СТРАСТЬ РАЗРУШЕНИЯ - страница 14
Едва живого Сергея ввели под руки два офицера. На голове его пестрела кровавая повязка, на грязной рубахе – засохшие пятна крови, тюремный вид его был ужасен. Особенно в кабинете дворца.
Офицеры ушли. Сергея шатало от слабости, он держался из последний сил. Царь и Левашов усадили его в кресло. Наступило молчание.
Наконец, Николай I шагнул к креслу.
– Не время разбрасывать камни, Сергей Иванович! У нас с вами инженерное образование. Россия нуждается в нас.
Муравьев-Апостол даже не взглянул в его сторону.
Император продолжал.
– Россия переходит от ручного к машинному способу производства.
Сергей упорно смотрел в пол.

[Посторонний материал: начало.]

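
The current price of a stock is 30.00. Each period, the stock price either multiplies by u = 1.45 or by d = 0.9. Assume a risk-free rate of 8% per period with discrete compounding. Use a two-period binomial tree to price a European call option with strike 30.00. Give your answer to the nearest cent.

Risk-neutral probability p = (1 + 0.08 − 0.9)/(1.45 − 0.9) = 0.1800/0.5500 = 0.3273
Terminal stock prices: S_uu = 63.08, S_ud = 39.15, S_dd = 24.3
Terminal payoffs (S − K): max(33.08, 0) = 33.08, max(9.15, 0) = 9.15, max(-5.7, 0) = 0
Node u (S = 43.5): V_u = 1/1.08·[0.3273·33.0750 + 0.6727·9.1500] = 15.7222
Node d (S = 27): V_d = 1/1.08·[0.3273·9.1500 + 0.6727·0.0000] = 2.7727
Node 0 (S = 30): V_0 = 1/1.08·[0.3273·15.7222 + 0.6727·2.7727] = 6.4914

6.49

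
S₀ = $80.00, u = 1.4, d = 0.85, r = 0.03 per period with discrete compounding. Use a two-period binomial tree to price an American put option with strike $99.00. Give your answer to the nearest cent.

$21.04

Risk-neutral probability p = (1 + 0.03 − 0.85)/(1.4 − 0.85) = 0.1800/0.5500 = 0.3273
Terminal stock prices: S_uu = 156.8, S_ud = 95.2, S_dd = 57.8
Terminal payoffs (K − S): max(-57.8, 0) = 0, max(3.8, 0) = 3.8, max(41.2, 0) = 41.2
Node u (S = 112): continuation = 1/1.03·[0.3273·0.0000 + 0.6727·3.8000] = 2.4819; exercise value = 0.0000 ≤ continuation, so V_u = 2.4819
Node d (S = 68): continuation = 1/1.03·[0.3273·3.8000 + 0.6727·41.2000] = 28.1165; exercise value = 31.0000 > continuation, so V_d = 31.0000 (exercise)
Node 0 (S = 80): continuation = 1/1.03·[0.3273·2.4819 + 0.6727·31.0000] = 21.0357; exercise value = 19.0000 ≤ continuation, so V_0 = 21.0357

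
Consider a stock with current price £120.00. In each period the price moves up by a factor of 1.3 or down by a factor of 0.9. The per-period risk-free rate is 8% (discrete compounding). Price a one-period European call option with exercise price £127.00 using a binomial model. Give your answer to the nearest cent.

Risk-neutral probability p = (1 + 0.08 − 0.9)/(1.3 − 0.9) = 0.1800/0.4000 = 0.4500
Terminal stock prices: S_u = 156, S_d = 108
Terminal payoffs (S − K): max(29, 0) = 29, max(-19, 0) = 0
Node 0 (S = 120): V_0 = 1/1.08·[0.4500·29.0000 + 0.5500·0.0000] = 12.0833

£12.08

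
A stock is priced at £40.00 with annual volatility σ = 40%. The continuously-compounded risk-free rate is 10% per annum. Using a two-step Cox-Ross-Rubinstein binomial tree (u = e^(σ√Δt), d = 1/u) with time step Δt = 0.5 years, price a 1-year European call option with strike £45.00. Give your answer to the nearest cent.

CRR parameters: u = e^(σ√Δt) = e^(0.4·√0.5) = 1.3269, d = 1/u = 0.7536
Per-period rate: rΔt = 0.1·0.5 = 0.05, so R = e^0.05 = 1.0513
Risk-neutral probability p = (e^0.05 − 0.7536)/(1.3269 − 0.7536) = 0.2976/0.5733 = 0.5192
Terminal stock prices: S_uu = 70.43, S_ud = 40, S_dd = 22.72
Terminal payoffs (S − K): max(25.43, 0) = 25.43, max(-5, 0) = 0, max(-22.28, 0) = 0
Node u (S = 53.08): V_u = e^(−0.05)·[0.5192·25.4262 + 0.4808·0.0000] = 12.5573
Node d (S = 30.15): V_d = e^(−0.05)·[0.5192·0.0000 + 0.4808·0.0000] = 0.0000
Node 0 (S = 40): V_0 = e^(−0.05)·[0.5192·12.5573 + 0.4808·0.0000] = 6.2017

£6.20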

Николай по-братски нагнулся к нему.
– Ведутся изыскания под железную дорогу. Вначале в Гатчину, потом в Москву. Наши мечты! Мы принял расширенную колею, чтобы ничьи войска не ворвались к нам по рельсам. Вот моя рука.
Но Сергей убрал руки за спину.
Помолчав, Николай I пожал плечами и кивнул Левашову. Так же под руки они повели Сергея к двери.
– Разрешите прислать вам свежую рубаху? – предложил Левашов.
Голос Сергея был глух, по исполнен внутренней силы.
– Я умру с пятнами крови, пролитой за Отечество.
… 13 июля 1826 года пять участников декабрьского восстания – Кондратий Рылеев, Павел Пестель, Петр Каховский, Михаил Бестужев-Рюмин и Сергей Муравьев-Апостол были повешены.
Траур и панихиды по казненным были запрещены. Живой памятью о братьях Муравьевых в Премухино остался дубок, посаженный их руками в тот незабвенный приезд.
… Зато весело шелестела листвой молодая липовая аллея. Деревьев было одиннадцать, они были названы именами детей.
Не драгоценная посуда
Убранство трапезы моей, -
Простые три-четыре блюда
И взоры светлые детей.
Кто с милою женой на свете
И с добрыми детьми живет,
Тот верует теплу на свете
И Бог ему тепло дает.
Когда вечернею порою
Сберется вместе вся семья,
Пчелиному подобно рою,
То я щастливее царя!
Поэма "Осуга" тех благословенных лет светится миром и благодатью. Дети еще малы, родители здравы, а сам Александр Михайлович незаметно для самого себя преобразился во Вседержавного и Всеведающего патриарха, окруженного любящей и покорной паствой.
Мишель, старший сын, беспокоил его.
Глубокая уязвленность подростка уже давала о себе знать неровностями его нрава, а бунтарская кровь молодых Муравьевых да собственные деспотичные бакунинские порывы добавляли огня. Лет с десяти-одиннадцати он вдруг стал убегать из дома на целые сутки. Когда это случилось впервые, переполошился весь дом, но потом уже не беспокоились. Отец просто посылал человека с теплым тулупом для сына.
В тринадцать лет, обостренный, поперечный, он переживал ужасные муки. Отношения с матерью были ножевыми, с подростковой уязвимостью он сгорал от стыда, что она знает его изъян. С отцом было помягче.
– Объясни ему, наконец, по-мужски, – вздыхала Варвара Александровна.
– Ни-ни, – Александр Михайлович тряс лицом. – Сейчас любое слово как огонь к сену. Возраст!
– Ах, мой друг! А мне-то… где взять любовь к нему? Десять детей! Жалко его.
Александр Михайлович крепился сердцем.
– Жалость ломает человека. Несчастье, напротив, кладет величие на чело тех, кои умеют вынести его.
Что делал оскорбленный ребенок в тверских лесах? Пенял на судьбу? Почему, почему именно его наказала она? Младшие браться, рождавшиеся один за другим, домашние коты, псы, жеребцы – все были полноценными, не обойденными судьбой. Пусть никто-никто не знает об этом, но знает мать!